Malgré de pressantes démarches sans cesse répétées, la Légation est sans aucune nouvelle, depuis bientôt deux ans, des ressortissants suisses à Bornéo (25 personnes dont 14 membres de la Mission évangélique de Bâle).

Un missionnaire catholique suisse stationné aux îles Gilbert fut, selon le témoignage d’indigènes, fusillé par des soldats japonais le 6 octobre 1942, en même temps qu’un confrère français, à Mille (îles Marshall), où leur embarcation, emportée par un fort courant, s’était échouée quelques jours auparavant. Les corps des deux religieux, jetés à la mer, furent retrouvés un peu plus tard sur la grève et mis en terre par les indigènes. La fin tragique de ce compatriote a été signalée au département politique par une lettre3 reçue récemment du Consulat de Suisse à Sydney.

D’un rapport4 qui vient de parvenir des Philippines, il ressort que des 18 compatriotes qui perdirent la vie au cours des récentes opérations militaires à Manille, 12 furent tués par des soldats japonais dans des circonstances révoltantes. C’est ainsi qu’un jeune couple et leur enfant de quelques mois furent tués à coups de feu dans leur appartement, puis brûlés avec leur habitation. Un quatrième compatriote subit le même sort. Deux autres, apparemment père et fils, furent pris par les Japonais et tués à coups de grenades. Six compatriotes, dont une famille composée du père, de la mère et d’un enfant de trois ans, de même qu’une Suissesse avec son enfant de neuf ans, furent trouvés morts dans un abri contre avions du Cercle allemand de Manille, avec des centaines d’autres cadavres, selon toute apparence tués par des soldats japonais.

Deux compatriotes ont disparu et sont considérés comme morts, tandis que deux autres, dont un jeune femme mariée à un Américain mais qui avait conservé sa nationalité suisse, avaient été arrêtés par la police militaire japonaise le 25 octobre 1944 déjà, sans que le Consulat eût été autorisé à en informer la Légation à Tokio. On est, depuis lors, sans nouvelles des intéressés.

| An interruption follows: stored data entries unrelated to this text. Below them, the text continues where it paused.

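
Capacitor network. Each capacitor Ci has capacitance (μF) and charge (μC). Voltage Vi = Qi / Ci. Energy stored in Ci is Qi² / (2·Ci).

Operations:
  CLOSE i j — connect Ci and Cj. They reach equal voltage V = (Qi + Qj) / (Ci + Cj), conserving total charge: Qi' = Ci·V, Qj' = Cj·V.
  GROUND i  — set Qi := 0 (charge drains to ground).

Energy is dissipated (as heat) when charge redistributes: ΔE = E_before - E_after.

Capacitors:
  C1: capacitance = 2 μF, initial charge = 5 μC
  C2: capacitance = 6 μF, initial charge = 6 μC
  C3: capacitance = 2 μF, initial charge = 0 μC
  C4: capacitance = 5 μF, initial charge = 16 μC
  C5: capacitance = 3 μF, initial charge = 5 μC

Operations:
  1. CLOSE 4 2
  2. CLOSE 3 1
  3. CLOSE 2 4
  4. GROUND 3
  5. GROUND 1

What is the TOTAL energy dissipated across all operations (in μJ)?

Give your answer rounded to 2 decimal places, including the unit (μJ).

Initial: C1(2μF, Q=5μC, V=2.50V), C2(6μF, Q=6μC, V=1.00V), C3(2μF, Q=0μC, V=0.00V), C4(5μF, Q=16μC, V=3.20V), C5(3μF, Q=5μC, V=1.67V)
Op 1: CLOSE 4-2: Q_total=22.00, C_total=11.00, V=2.00; Q4=10.00, Q2=12.00; dissipated=6.600
Op 2: CLOSE 3-1: Q_total=5.00, C_total=4.00, V=1.25; Q3=2.50, Q1=2.50; dissipated=3.125
Op 3: CLOSE 2-4: Q_total=22.00, C_total=11.00, V=2.00; Q2=12.00, Q4=10.00; dissipated=0.000
Op 4: GROUND 3: Q3=0; energy lost=1.562
Op 5: GROUND 1: Q1=0; energy lost=1.562
Total dissipated: 12.850 μJ

Answer: 12.85 μJ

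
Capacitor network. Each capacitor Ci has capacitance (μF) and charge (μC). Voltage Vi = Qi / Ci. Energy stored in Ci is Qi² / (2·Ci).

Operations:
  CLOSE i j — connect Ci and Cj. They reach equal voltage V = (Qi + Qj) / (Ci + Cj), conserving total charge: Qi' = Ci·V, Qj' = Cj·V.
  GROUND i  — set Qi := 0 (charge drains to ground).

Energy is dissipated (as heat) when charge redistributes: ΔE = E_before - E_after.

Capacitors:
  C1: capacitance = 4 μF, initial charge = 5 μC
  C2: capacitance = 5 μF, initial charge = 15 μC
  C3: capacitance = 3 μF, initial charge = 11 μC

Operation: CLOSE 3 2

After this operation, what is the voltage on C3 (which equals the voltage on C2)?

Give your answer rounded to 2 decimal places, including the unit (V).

Answer: 3.25 V

Derivation:
Initial: C1(4μF, Q=5μC, V=1.25V), C2(5μF, Q=15μC, V=3.00V), C3(3μF, Q=11μC, V=3.67V)
Op 1: CLOSE 3-2: Q_total=26.00, C_total=8.00, V=3.25; Q3=9.75, Q2=16.25; dissipated=0.417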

Vu ces faits, le département politique propose:

1° d’élever une protestation énergique auprès du gouvernement japonais contre ces graves atteintes à la personne et à la propriété de ressortissants suisses;

2° de demander des excuses ainsi que réparation des dommages dans la mesure où cela est encore possible;

3° de demander des assurances que les ressortissants suisses seront, à l’avenir, traités conformément aux usages internationaux et la Légation mise en état d’accomplir sa mission sans entrave.

Pour le cas où la réponse du gouvernement japonais ne serait pas satisfaisante, il propose de faire savoir à ce dernier que le gouvernement suisse ne verrait, à son regret, pas la possibilité de continuer à assurer la protection des intérêts japonais qui lui sont actuellement confiés.

Après échange de vues, le Conseild’adopter les propositions figurant sous chiffres 1, 2 et 3, mais de réserver la question des mesures à prendre au cas où la réponse du gouvernement japonais ne serait pas satisfaisante, l’idée étant que la réaction suisse pourrait, le cas échéant, consister dans l’expulsion des diplomates japonais réfugiés d’Allemagne en Suisse5.

1
E 1004.1 1/456. Absent: Stämpfli.
2
E 2001 (D) 3/402.Sur les arrestations de Suisses au Japon, cf. E 2001 (D) 3/156-157.
3
E 2001 (D) 3/402.
4
Ce rapport est parvenu à Berne par l’intermédiaire de la Légation de Suisse à Washington grâce à des autorisations des autorités américaines.
5
Les mauvais traitements infligés aux Suisses à Manille incitent le Conseil fédéral à adresser une note de protestation au Ministre du Japon à Berne, cf. télégramme du 4 mai 1945 de W. Stucki à la Légation de Suisse à Tokio (E 2801 1967/77/3). Le 12 juin 1945, le Conseil fédéral décide de réclamer au Japon une indemnité globale de un million de francs suisses à titre de réparation pour les Suisses tués par les troupes nippones. Sur cette question, cf. E 2001 (D) 1968/154/395-402.